The following is a book review in the style of the McSweeney Open Letters to entities that are unlikely to respond. If you are not really a Twitter devotee you could insert Facebook or email – any digital application which connects you to the crowd and sometimes gets in the way of your work.

Hi Twitter

It’s me, @Thesiswhisperer. I’ve been wondering for awhile if we need to break up.

It’s not that I don’t love you. You know that I do – you have only to count the Tweets. I think the problem is that I love you too much.

I love you because you connect me. When I am looking at you I feel like I am inside other people’s minds. When I read the tweets of others I consume their thoughts and ideas. This is a kind of intimacy I didn’t even know I craved before you came along dear Twitter. And, as a highly social primate, I can’t get enough.

But it’s more than your powers of connection which makes me love you Twitter. Before you came along the internet seemed like a vast mountain range. I found web surfing frustrating and exhausting. I couldn’t consume all the internet had to offer me in an efficient or enjoyable way.

That’s where you filled yet another need Twitter. By following people who I am interested in, I find out what they are reading and usually it interests me too. Before I knew it I had found a series of tracks through that vast digital Nepal. With your @ mention function I started to have conversations with these mountain guides – and even friendships.

It’s nice to know next time I go to London there are people I might meet for a coffee and a chat. When other Twitter lovers visit my city they might drop by my office, or come to my lectures. I have you to thank for this expansion of my professional and personal life Twitter and I am grateful.

Because of you Twitter, I feel like I have an identity in that digital space which I didn’t have before. I am @thesiswhisperer as well as Dr Mewburn, Inger or any other name which others might call me. While being Inger is still undeniably special, I think I enjoy being @thesiswhisperer more than being Dr Mewburn. Dr Mewburn is far more serious; she has RESPONSIBILITIES. Thanks to you, Twitter, I finally have a working knowledge of the post modern condition of multiple identities – and it feels pretty good.

Most of the time.

The problem is Twitter – I have to eat. My family has to have a roof over its head and my son has to be educated. Therefore I have to have a job. While I happen to love my job, working can sometimes be less fun than being with you. A lot of my work involves writing, which, let’s face it, is not a very social activity for my primate self.

When I work on a screen you are always there, in the background, tempting me with your connectivity. I find you hard to resist Twitter – even though I know that sometimes you are not good for me. That’s why, lately, I have been wondering if we should break up.

But there might be hope for us yet Twitter. @Jacqueskosky gave me a book called “Hamlet’s Blackberry” for my birthday, probably because he was worried about me. Mr Powers understands my problem with you: excessive connectivity is making it hard to produce and nurture my own ideas.

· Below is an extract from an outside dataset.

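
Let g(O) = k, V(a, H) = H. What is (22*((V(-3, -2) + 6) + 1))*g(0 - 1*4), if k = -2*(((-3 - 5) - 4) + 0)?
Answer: 2640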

This book has helped me to start to work through our problems Twitter. Did you know that Socrates had a suspicion that the newfangled invention of writing would be bad for thinking work? Mr Powers told me that Plato, who was a younger man, disagreed. Plato wrote about Socrates because he believed that writing enables ideas to leap across time and distance. He understood that thoughts recorded on a scroll enabled us to reflect on the ideas of others who are not physically present.

But Socrates had a point. The Roman power broker Seneca, some 400 years later, struggled with the distractions of living in the big city where there were so many books to read – the very same problem you make for me Twitter. Mr powers told me that Seneca found solace and focus in the act of writing – but I feel this is not the answer for our problems. Writing is already in our relationship and it doesn’t seem to be helping that much.

According to Mr Powers, after Gutenberg developed the printing press the problem of text distraction only got worse. When you read ‘in your head’ you are able to have new thoughts about the ideas in the text. This is why monks always read aloud: reading silently was frowned upon as weird, or even seditious. I imagine that was a hard time for scholars like me Twitter – libraries would have been noisy places.

Later, in Shakespeare’s time, busy people used a kind of erasable notebook to create meaning and order amongst the bustle of city and literary life. Mr Powers explained to me that a notebook or journal is a way of ‘curating’ ideas – bringing them into a relationship with each other. It seems to me Twitter that you don’t do this particularly well. All the ideas you present have the same importance – it is hard to drink from a fire hose.

I might use a notebook, write about my ideas and read in my own head to create focus, but no matter what my good intentions might be, Twitter, the urge to spend time with you remains. This is where, Mr Power claims, I must take up Benjamin Franklin’s technique of ‘Philosophical denial’. Ben Franklin liked the ladies – “venery’ (or sex) was high on his list of things which distracted him from his work, along with drinking. So he made up a set of guidelines for his life, one of which was temperance or avoiding excess.

So, my darling Twitter, my new year’s resolution is to temper our relationship by following Mr Powers’ advice. Most days I will only see you after 3pm – unless I have idle time on public transport to fill. Don’t worry about this time we will spent apart – I’m sure it will make our relationship stronger.